Matt teaches at The University of Alabama. Roll Tide. He specializes in American Literature and Rhetorical Economics. Fate chose for him the peculiar perdition of rooting for the Chicago Cubs and the Los Angeles Clippers.

  1. Excellent post Hippeaux, and I totally agree. WAR is a great concept and deserves continued work, but at this point there's too many contentious variables that go into it to make it anything close to reliable.

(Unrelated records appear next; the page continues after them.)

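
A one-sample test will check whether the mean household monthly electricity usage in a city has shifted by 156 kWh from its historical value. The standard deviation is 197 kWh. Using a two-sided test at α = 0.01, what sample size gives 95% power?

n = 29

For a one-sample z-test, n = ((z_{α/2} + z_β)·σ/δ)².
z_{α/2} = 2.576 (two-sided α = 0.01); z_β = 1.645 (power 95% → β = 0.05).
n = (4.221 × 197 / 156)² = 28.41
Round up: n = 29.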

  2. I like this article and I agree with most of it. I have one problem with it. When you say that UZR hates sluggers and you compare how Nyjer Morgan is more valuable than Prince Fielder you are forgetting one of the components of WAR, wins above Replacement. While Fielder is great if you compare him to the average first baseman his statistics are not that far superior to many other first basemen in the league. However Nyjer Morgan's performance is more superior relative to his positional replacements than Fielders is.

  3. Damn.

    I have to read this article more closely. But my first read is, damn. This is a helluva post.

  4. THANK YOU for this post.

    UZR may be good for multiple years, but it is a flawed single season stat. Saying Carl Crawford one year in TB went from being an elite LF to being a terrible one the next year makes no sense.

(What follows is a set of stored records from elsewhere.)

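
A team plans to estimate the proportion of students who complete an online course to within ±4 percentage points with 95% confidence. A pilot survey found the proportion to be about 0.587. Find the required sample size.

583

For a proportion with margin E = 0.04 at 95% confidence, z = 1.960.
n = p̂(1−p̂)(z/E)² = 0.587 × 0.413 × (1.960/0.04)² = 582.08
Round up: n = 583.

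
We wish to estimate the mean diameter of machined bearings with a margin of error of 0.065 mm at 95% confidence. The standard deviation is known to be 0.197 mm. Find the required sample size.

36

For a mean, the margin of error is E = z·σ/√n, so n = (zσ/E)².
At 95% confidence, z = 1.960.
n = (1.960 × 0.197 / 0.065)² = 35.29
Round up: n = 36.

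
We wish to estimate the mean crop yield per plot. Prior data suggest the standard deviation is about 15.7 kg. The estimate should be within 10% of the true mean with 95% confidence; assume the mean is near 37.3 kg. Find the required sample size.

For a mean, the margin of error is E = z·σ/√n, so n = (zσ/E)².
At 95% confidence, z = 1.960.
E = 10% of 37.3 = 3.73 kg.
n = (1.960 × 15.7 / 3.73)² = 68.06
Round up: n = 69.

n = 69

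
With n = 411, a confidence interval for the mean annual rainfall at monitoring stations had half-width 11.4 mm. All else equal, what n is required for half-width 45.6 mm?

Margin of error scales as 1/√n, so n₂ = n₁·(E₁/E₂)².
n₂ = 411 × (11.4/45.6)² = 411 × 0.0625 = 25.69
Round up: n₂ = 26.

26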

  5. Good article – with one stat alone, you showed the fallibility of even advanced stats.

    "On the other side of things, Adrian Gonzalez‘s career OPS is fifty points higher when the pitcher is throwing from the stretch. He’s enjoyed that situation in 52% of his plate appearances in 2011."

    Wow – did not know that. It isn't that much of a stretch to believe there are other similar situations out there where numbers are skewed by the situations, rather than reflecting a player's actual skills and performance.

    I have been raging a mini-war against WAR with my buddies for almost 2 years now. If used the sluggers argument before, and Dustin Pedroia has been my poster child for the anti-WAR stance this season, but now I have some more ammo with the FB%.

  7. WAR would be much better if it used more than one year samples of UZR. Every year there are dozens of extreme UZR fluctuations, that even if you believe it is a very accurate measure, it's impossible to argue that is anywhere near accurate in one year samples. When comparing players that often amounts to multi-win differences.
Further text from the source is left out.